In many businesses, employees are the backbone of the businesses that employ them. Whether those employees are traditional or contractors, it is in the best interest of the employer to make sure employees are happy and all practices keep the business in good legal standing.
Proper employee classification is a key element in determining those best practices. There are a few key elements to keep in mind about the classification of employees.
Improperly classifying employees can have serious ramifications for the company. When determining the proper classification of a worker, the courts examine a few different factors, including:
- The employer's level of control in the relationship
- Personal profit or loss in accordance with the employee's skills
- Necessary skills for the position
- Investment of employer vs. employee or contractor
By utilizing these factors to classify employees and contractors, business owners can avoid possible issues moving forward. Should a worker's duties change in the course of their employment, it may be beneficial to review their classification again to make sure that it is still legally compliant.

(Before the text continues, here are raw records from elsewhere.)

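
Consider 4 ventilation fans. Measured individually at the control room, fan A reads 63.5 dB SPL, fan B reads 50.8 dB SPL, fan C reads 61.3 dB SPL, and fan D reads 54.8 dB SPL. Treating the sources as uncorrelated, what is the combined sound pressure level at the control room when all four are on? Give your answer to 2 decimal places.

66.03 dB SPL

Incoherent sources sum as intensities:
L_total = 10·log₁₀(10^(63.5/10) + 10^(50.8/10) + 10^(61.3/10) + 10^(54.8/10)) = 10·log₁₀(4010000) = 66.03 dB SPL.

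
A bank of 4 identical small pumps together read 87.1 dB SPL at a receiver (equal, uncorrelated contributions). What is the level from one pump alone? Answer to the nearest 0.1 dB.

4 equal incoherent sources add 10·log₁₀(4) = 6.02 dB over one source.
L_one = 87.1 − 6.02 = 81.1 dB SPL.

81.1 dB SPL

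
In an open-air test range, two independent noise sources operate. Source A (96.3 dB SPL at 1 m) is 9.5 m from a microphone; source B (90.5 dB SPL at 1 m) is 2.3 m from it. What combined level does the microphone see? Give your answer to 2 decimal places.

At the listener: L_A = 96.3 − 20·log₁₀(9.5) = 76.746 dB; L_B = 90.5 − 20·log₁₀(2.3) = 83.265 dB.
Combined: 10·log₁₀(10^(76.746/10)+10^(83.265/10)) = 84.14 dB SPL.

84.14 dB SPL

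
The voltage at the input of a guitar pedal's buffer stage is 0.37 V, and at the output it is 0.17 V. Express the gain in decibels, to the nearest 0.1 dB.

-6.8 dB

For a voltage ratio, dB = 20·log₁₀(V₂/V₁).
20·log₁₀(0.17/0.37) = 20·log₁₀(0.4595) = -6.8 dB.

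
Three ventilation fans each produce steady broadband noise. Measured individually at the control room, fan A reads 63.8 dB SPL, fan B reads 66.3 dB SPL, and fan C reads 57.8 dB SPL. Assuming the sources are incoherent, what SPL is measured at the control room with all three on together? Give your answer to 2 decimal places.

Incoherent sources sum as intensities:
L_total = 10·log₁₀(10^(63.8/10) + 10^(66.3/10) + 10^(57.8/10)) = 10·log₁₀(7267000) = 68.61 dB SPL.

68.61 dB SPL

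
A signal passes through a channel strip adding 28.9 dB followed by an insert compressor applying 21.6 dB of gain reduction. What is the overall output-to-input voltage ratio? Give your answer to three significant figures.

Net gain = 28.9 + (−21.6) = 7.3 dB.
Voltage ratio = 10^(7.3/20) = 2.32.

2.32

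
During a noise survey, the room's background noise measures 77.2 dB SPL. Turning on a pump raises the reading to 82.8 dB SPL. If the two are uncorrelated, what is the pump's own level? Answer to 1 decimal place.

Background correction is a power subtraction:
L_src = 10·log₁₀(10^(82.8/10) − 10^(77.2/10)) = 10·log₁₀(138100000) = 81.4 dB SPL.

81.4 dB SPL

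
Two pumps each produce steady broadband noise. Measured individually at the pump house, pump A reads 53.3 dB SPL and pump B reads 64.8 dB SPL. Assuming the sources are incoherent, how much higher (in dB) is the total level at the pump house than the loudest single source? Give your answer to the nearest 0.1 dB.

0.3 dB

Incoherent sources sum as intensities:
L_total = 10·log₁₀(10^(53.3/10) + 10^(64.8/10)) = 65.10 dB SPL.
Excess over the loudest (64.8 dB): 65.10 − 64.8 = 0.3 dB.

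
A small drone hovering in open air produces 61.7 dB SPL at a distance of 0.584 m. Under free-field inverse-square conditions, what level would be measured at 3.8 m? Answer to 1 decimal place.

Free-field point source: level drops by 20·log₁₀ of the distance ratio.
ΔL = −20·log₁₀(3.8/0.584) = -16.27 dB, so L₂ = 61.7 + (-16.27) = 45.4 dB SPL.

45.4 dB SPL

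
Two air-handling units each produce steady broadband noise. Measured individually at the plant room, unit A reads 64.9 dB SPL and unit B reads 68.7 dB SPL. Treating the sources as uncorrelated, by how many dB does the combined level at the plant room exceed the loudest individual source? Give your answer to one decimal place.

Incoherent sources sum as intensities:
L_total = 10·log₁₀(10^(64.9/10) + 10^(68.7/10)) = 70.21 dB SPL.
Excess over the loudest (68.7 dB): 70.21 − 68.7 = 1.5 dB.

1.5 dB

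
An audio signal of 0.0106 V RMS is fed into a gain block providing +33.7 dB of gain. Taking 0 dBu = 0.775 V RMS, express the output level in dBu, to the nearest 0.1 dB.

-3.6 dBu

Input level: 20·log₁₀(0.0106/0.775) = -37.28 dBu.
Output: -37.28 + 33.7 = -3.6 dBu.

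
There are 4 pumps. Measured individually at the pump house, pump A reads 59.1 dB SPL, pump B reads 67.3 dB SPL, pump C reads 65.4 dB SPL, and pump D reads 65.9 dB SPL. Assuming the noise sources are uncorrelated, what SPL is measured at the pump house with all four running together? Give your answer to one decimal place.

Uncorrelated sources add in intensity (power), not in dB.
L_total = 10·log₁₀(10^(59.1/10) + 10^(67.3/10) + 10^(65.4/10) + 10^(65.9/10)) = 10·log₁₀(13540000) = 71.3 dB SPL.

71.3 dB SPL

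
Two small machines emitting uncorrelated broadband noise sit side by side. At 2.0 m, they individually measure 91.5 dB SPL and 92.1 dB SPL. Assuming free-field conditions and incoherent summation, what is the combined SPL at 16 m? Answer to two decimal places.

Combined at 2.0 m: 10·log₁₀(10^(91.5/10)+10^(92.1/10)) = 94.821 dB SPL.
Then apply −20·log₁₀(16/2.0) = -18.062 dB → 76.76 dB SPL.

76.76 dB SPL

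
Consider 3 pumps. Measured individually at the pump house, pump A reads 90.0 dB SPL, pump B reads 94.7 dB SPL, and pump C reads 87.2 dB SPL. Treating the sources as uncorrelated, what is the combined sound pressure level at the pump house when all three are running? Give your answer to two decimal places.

96.51 dB SPL

Incoherent sources sum as intensities:
L_total = 10·log₁₀(10^(90.0/10) + 10^(94.7/10) + 10^(87.2/10)) = 10·log₁₀(4476000000) = 96.51 dB SPL.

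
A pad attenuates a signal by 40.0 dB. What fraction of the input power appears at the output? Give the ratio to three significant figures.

0.000100

Power ratio = 10^(dB/10).
10^(-40.0/10) = 10^(-4.000) = 0.000100.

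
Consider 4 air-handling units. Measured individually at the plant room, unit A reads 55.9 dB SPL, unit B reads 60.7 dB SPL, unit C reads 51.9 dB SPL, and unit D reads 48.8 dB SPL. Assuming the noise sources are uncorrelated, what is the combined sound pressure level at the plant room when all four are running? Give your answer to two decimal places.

62.54 dB SPL

Uncorrelated sources add in intensity (power), not in dB.
L_total = 10·log₁₀(10^(55.9/10) + 10^(60.7/10) + 10^(51.9/10) + 10^(48.8/10)) = 10·log₁₀(1795000) = 62.54 dB SPL.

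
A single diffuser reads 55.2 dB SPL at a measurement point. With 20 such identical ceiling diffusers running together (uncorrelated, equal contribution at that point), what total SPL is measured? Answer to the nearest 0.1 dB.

68.2 dB SPL

20 equal incoherent sources raise the level by 10·log₁₀(20) = 13.01 dB.
L_total = 55.2 + 13.01 = 68.2 dB SPL.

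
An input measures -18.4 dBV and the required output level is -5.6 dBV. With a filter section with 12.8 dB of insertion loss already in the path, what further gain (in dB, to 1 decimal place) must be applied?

25.6 dB

The required make-up gain is the shortfall in the dB sum.
G = -5.6 − (-18.4) + 12.8 = 25.6 dB.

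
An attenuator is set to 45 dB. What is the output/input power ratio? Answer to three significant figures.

0.0000316

Power ratio = 10^(dB/10).
10^(-45/10) = 10^(-4.500) = 0.0000316.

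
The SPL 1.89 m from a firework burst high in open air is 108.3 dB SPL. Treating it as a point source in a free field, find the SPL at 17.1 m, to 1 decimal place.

Inverse-square spreading gives ΔL = −20·log₁₀(d₂/d₁).
ΔL = −20·log₁₀(17.1/1.89) = -19.13 dB, so L₂ = 108.3 + (-19.13) = 89.2 dB SPL.

89.2 dB SPL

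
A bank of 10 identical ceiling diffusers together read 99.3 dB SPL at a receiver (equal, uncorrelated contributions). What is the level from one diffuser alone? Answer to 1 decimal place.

10 equal incoherent sources add 10·log₁₀(10) = 10.00 dB over one source.
L_one = 99.3 − 10.00 = 89.3 dB SPL.

89.3 dB SPL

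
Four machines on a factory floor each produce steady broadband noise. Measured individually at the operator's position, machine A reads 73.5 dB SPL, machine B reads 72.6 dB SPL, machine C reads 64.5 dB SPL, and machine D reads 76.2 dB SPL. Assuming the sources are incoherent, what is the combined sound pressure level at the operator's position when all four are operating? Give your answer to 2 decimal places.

79.30 dB SPL

Uncorrelated sources add in intensity (power), not in dB.
L_total = 10·log₁₀(10^(73.5/10) + 10^(72.6/10) + 10^(64.5/10) + 10^(76.2/10)) = 10·log₁₀(85090000) = 79.30 dB SPL.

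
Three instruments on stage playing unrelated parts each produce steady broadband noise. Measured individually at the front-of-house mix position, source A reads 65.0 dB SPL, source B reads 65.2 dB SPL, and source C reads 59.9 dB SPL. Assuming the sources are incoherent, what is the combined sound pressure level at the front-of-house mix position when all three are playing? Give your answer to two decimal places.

68.72 dB SPL

Incoherent sources sum as intensities:
L_total = 10·log₁₀(10^(65.0/10) + 10^(65.2/10) + 10^(59.9/10)) = 10·log₁₀(7451000) = 68.72 dB SPL.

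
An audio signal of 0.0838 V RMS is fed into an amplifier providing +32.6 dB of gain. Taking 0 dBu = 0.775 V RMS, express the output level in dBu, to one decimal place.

Input level: 20·log₁₀(0.0838/0.775) = -19.32 dBu.
Output: -19.32 + 32.6 = +13.3 dBu.

+13.3 dBu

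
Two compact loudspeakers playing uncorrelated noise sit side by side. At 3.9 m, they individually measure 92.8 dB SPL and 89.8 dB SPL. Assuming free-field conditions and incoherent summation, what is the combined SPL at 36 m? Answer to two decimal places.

75.26 dB SPL

Combined at 3.9 m: 10·log₁₀(10^(92.8/10)+10^(89.8/10)) = 94.564 dB SPL.
Then apply −20·log₁₀(36/3.9) = -19.305 dB → 75.26 dB SPL.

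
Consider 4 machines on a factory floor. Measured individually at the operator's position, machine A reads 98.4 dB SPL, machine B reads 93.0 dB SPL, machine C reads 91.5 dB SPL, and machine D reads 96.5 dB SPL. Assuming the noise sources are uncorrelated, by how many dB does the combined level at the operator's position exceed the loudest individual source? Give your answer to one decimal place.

Uncorrelated sources add in intensity (power), not in dB.
L_total = 10·log₁₀(10^(98.4/10) + 10^(93.0/10) + 10^(91.5/10) + 10^(96.5/10)) = 101.70 dB SPL.
Excess over the loudest (98.4 dB): 101.70 − 98.4 = 3.3 dB.

3.3 dB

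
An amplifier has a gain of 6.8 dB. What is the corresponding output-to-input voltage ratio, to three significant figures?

Voltage ratio = 10^(dB/20).
10^(6.8/20) = 10^(0.3400) = 2.19.

2.19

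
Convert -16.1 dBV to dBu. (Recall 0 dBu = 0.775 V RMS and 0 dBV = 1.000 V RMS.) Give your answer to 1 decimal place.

The offset between the scales is 20·log₁₀(0.775/1.000) = −2.214 dB.
So dBu = -16.1 + 2.214 = -13.9 dBu.

-13.9 dBu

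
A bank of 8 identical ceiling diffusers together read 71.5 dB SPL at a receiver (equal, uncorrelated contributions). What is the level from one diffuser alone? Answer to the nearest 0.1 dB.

8 equal incoherent sources add 10·log₁₀(8) = 9.03 dB over one source.
L_one = 71.5 − 9.03 = 62.5 dB SPL.

62.5 dB SPL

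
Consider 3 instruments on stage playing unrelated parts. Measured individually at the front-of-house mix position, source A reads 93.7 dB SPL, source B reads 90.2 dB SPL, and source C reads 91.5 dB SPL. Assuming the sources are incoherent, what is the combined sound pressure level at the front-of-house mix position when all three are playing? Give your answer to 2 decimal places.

96.82 dB SPL

Add the sources as powers (linear), then convert back to dB:
L_total = 10·log₁₀(10^(93.7/10) + 10^(90.2/10) + 10^(91.5/10)) = 10·log₁₀(4804000000) = 96.82 dB SPL.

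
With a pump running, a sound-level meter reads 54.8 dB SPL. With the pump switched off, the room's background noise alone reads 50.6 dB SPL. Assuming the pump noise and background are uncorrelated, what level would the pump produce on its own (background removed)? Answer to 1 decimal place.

Remove the background by subtracting linear intensities:
L_src = 10·log₁₀(10^(54.8/10) − 10^(50.6/10)) = 10·log₁₀(187200) = 52.7 dB SPL.

52.7 dB SPL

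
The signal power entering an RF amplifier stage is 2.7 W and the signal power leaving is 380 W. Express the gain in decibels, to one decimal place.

21.5 dB

Power ratio → dB uses the 10·log₁₀ form:
10·log₁₀(380/2.7) = 10·log₁₀(140.7) = 21.5 dB.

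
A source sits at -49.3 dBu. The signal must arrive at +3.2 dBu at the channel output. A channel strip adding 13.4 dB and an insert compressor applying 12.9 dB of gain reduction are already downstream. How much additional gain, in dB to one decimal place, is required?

The required make-up gain is the shortfall in the dB sum.
G = +3.2 − (-49.3) − 13.4 + 12.9 = 52.0 dB.

52.0 dB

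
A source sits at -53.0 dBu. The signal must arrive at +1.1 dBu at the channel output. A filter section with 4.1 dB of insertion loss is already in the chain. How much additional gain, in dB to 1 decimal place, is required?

58.2 dB

The required make-up gain is the shortfall in the dB sum.
G = +1.1 − (-53.0) + 4.1 = 58.2 dB.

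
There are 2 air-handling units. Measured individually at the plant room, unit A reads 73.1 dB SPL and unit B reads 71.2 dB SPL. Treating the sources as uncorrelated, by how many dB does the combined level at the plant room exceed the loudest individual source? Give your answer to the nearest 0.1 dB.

Uncorrelated sources add in intensity (power), not in dB.
L_total = 10·log₁₀(10^(73.1/10) + 10^(71.2/10)) = 75.26 dB SPL.
Excess over the loudest (73.1 dB): 75.26 − 73.1 = 2.2 dB.

2.2 dB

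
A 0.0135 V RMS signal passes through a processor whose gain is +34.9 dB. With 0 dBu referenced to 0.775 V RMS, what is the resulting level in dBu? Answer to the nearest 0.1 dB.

Input level: 20·log₁₀(0.0135/0.775) = -35.18 dBu.
Output: -35.18 + 34.9 = -0.3 dBu.

-0.3 dBu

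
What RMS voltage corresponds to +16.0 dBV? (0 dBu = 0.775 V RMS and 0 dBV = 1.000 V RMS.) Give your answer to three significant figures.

6.31 V

V = 1.000 V × 10^(+16.0/20).
= 1.000 × 6.310 = 6.31 V.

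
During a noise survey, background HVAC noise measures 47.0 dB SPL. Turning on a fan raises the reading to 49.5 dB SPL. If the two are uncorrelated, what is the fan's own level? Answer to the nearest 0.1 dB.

45.9 dB SPL

Background correction is a power subtraction:
L_src = 10·log₁₀(10^(49.5/10) − 10^(47.0/10)) = 10·log₁₀(39010) = 45.9 dB SPL.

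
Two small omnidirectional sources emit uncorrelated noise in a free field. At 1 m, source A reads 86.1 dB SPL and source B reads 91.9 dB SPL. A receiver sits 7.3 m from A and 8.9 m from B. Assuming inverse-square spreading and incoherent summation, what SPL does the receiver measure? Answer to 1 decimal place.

At the listener: L_A = 86.1 − 20·log₁₀(7.3) = 68.83 dB; L_B = 91.9 − 20·log₁₀(8.9) = 72.91 dB.
Combined: 10·log₁₀(10^(68.83/10)+10^(72.91/10)) = 74.3 dB SPL.

74.3 dB SPL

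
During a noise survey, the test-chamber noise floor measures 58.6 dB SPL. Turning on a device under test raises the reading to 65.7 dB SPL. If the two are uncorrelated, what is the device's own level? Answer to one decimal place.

Subtract intensities: L_src = 10·log₁₀(10^(L_total/10) − 10^(L_bg/10)).
L_src = 10·log₁₀(10^(65.7/10) − 10^(58.6/10)) = 10·log₁₀(2991000) = 64.8 dB SPL.

64.8 dB SPL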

Reviewing applicable laws and regulations
Along with understanding the different classification criteria, business owners should be familiar with state and federal labor laws, especially new regulations that the government puts into place regarding wage increases, longevity in a position, remote work and duration of temporary work. Keeping abreast of current laws could mean avoiding classification issues like those currently facing "gig economy" companies like Uber, GrubHub and others. It may be beneficial to consult an attorney on a regular basis to ensure that the company is in compliance with all applicable employment laws and any other business regulations.
This is a brief overview of the key aspects surrounding employee classifications. Take time to review the law or consult with an attorney to determine what additional steps may be necessary for your business.